Mari stopped rowing. Very slowly she said, “Really? Don’t you think it’s finally time to let me in on what it was you were fighting about? Be honest. We need to talk about it.”
“Fine,” Jonna said. “Terrific. Then what you need to know is that your mother, the whole time, year after year, was secretly swiping my tools. She ruined one knife after another — she didn’t know how to sharpen them. And let’s not even talk about chisels! Don’t even talk to me about all the precision tools that you carry with you half your life, tools you get to know and love — and then someone comes along who doesn’t get it, doesn’t respect them, someone who handles your delicate instruments like they were can openers! Yes, yes, I know what you’re going to say. Her little ships were wonderful, and beautifully made, but why couldn’t she have bought her own tools? She could have wrecked those to her heart’s content!”
Mari said, “Yes. That was bad. Very bad.” She starting rowing again, and after a while she raised the oars out of the water to say, “It was your fault she stopped making ships.”
“What do you mean?”
“She saw that yours were better.”
“And now you’re angry?”
“Don’t be an ass,” Mari said and started to row again. “Sometimes you make me crazy.”

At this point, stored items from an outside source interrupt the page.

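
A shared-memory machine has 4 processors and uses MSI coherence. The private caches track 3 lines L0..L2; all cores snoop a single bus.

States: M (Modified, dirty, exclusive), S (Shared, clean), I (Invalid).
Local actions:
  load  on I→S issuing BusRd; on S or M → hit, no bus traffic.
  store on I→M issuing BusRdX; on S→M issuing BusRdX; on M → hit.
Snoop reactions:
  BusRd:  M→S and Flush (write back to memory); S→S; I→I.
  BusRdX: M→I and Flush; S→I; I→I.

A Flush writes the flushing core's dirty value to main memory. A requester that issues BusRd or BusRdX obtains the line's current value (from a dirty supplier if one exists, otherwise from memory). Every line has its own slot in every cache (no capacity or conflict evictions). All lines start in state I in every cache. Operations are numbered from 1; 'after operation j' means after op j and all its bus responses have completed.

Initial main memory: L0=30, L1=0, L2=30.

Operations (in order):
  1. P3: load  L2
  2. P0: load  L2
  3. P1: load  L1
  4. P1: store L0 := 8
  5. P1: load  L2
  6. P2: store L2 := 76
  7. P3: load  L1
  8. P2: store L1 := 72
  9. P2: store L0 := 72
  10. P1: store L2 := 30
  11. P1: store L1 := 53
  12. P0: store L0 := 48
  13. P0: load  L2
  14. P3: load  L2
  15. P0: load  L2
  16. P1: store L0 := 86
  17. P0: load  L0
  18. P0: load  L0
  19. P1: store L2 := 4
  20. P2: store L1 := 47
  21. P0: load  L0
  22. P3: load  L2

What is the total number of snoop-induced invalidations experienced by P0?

step 1: P3: load  L2  ⟶  IIIS  (L2)  txn=BusRd  M[L2]=30
step 2: P0: load  L2  ⟶  SIIS  (L2)  txn=BusRd  M[L2]=30
step 3: P1: load  L1  ⟶  ISII  (L1)  txn=BusRd  M[L1]=0
step 4: P1: store L0 := 8  ⟶  IMII  (L0)  txn=BusRdX  M[L0]=30
step 5: P1: load  L2  ⟶  SSIS  (L2)  txn=BusRd  M[L2]=30
step 6: P2: store L2 := 76  ⟶  IIMI  (L2)  txn=BusRdX  M[L2]=30
step 7: P3: load  L1  ⟶  ISIS  (L1)  txn=BusRd  M[L1]=0
step 8: P2: store L1 := 72  ⟶  IIMI  (L1)  txn=BusRdX  M[L1]=0
step 9: P2: store L0 := 72  ⟶  IIMI  (L0)  txn=BusRdX+Flush  M[L0]=8
step 10: P1: store L2 := 30  ⟶  IMII  (L2)  txn=BusRdX+Flush  M[L2]=76
step 11: P1: store L1 := 53  ⟶  IMII  (L1)  txn=BusRdX+Flush  M[L1]=72
step 12: P0: store L0 := 48  ⟶  MIII  (L0)  txn=BusRdX+Flush  M[L0]=72
step 13: P0: load  L2  ⟶  SSII  (L2)  txn=BusRd+Flush  M[L2]=30
step 14: P3: load  L2  ⟶  SSIS  (L2)  txn=BusRd  M[L2]=30
step 15: P0: load  L2  ⟶  SSIS  (L2)  txn=∅  M[L2]=30
step 16: P1: store L0 := 86  ⟶  IMII  (L0)  txn=BusRdX+Flush  M[L0]=48
step 17: P0: load  L0  ⟶  SSII  (L0)  txn=BusRd+Flush  M[L0]=86
step 18: P0: load  L0  ⟶  SSII  (L0)  txn=∅  M[L0]=86
step 19: P1: store L2 := 4  ⟶  IMII  (L2)  txn=BusRdX  M[L2]=30
step 20: P2: store L1 := 47  ⟶  IIMI  (L1)  txn=BusRdX+Flush  M[L1]=53
step 21: P0: load  L0  ⟶  SSII  (L0)  txn=∅  M[L0]=86
step 22: P3: load  L2  ⟶  ISIS  (L2)  txn=BusRd+Flush  M[L2]=4

invalidations = 3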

They hadn’t noticed the fog moving off. The heavy summer fog had rolled on north to annoy people on the inner islands, and suddenly the sea was open and blue and they found themselves a long way out toward Estonia. Jonna started the motor. They came back to the island from a totally new direction, and it didn’t look the same.
Killing George
WHEN MARI CAME INTO THE FRONT HALL, she heard the printing press working.
“Are you here again?” Jonna said from inside her studio.
“I just came for those pens…”
Jonna lifted her print and studied it severely. “No,” she said. “I know you’ve brought your George. You’ve changed him.”
“Yes. The whole ending. The whole idea! I’ve got rid of a lot of repetitions, and Stefan isn’t called Sveffe any more. His name is Kalle.”
“Good heavens,” Jonna said.
“Maybe I should come back a little later?”
“No, no, sit down somewhere. I’ll finish this tomorrow.”
They sat across from each other at the window table. Jonna lit a cigarette and said, “You don’t need to take it from the beginning. I know that part. ‘Miss, another round’, and so on. Anton went out to use the phone. Take it from the turtle.”
“But you know I have to take it from the beginning or it won’t be whole! Could I read it fast up to where it’s new? That part when they go to the restaurant is out, and no pointless explanations about Anton, he’s just there. By the way, do you really believe in this idea?”
“Absolutely. But maybe it’s not enough, not really. It may be difficult to finish.”
“But I’ve come to the end!”
Jonna said, “Anyway, take it from the turtle.” And Mari put on her glasses.
‘Speaking of sad things,’ Kalle said, ‘did you read that piece about the lonely turtle in the paper the other day? Its name is George.’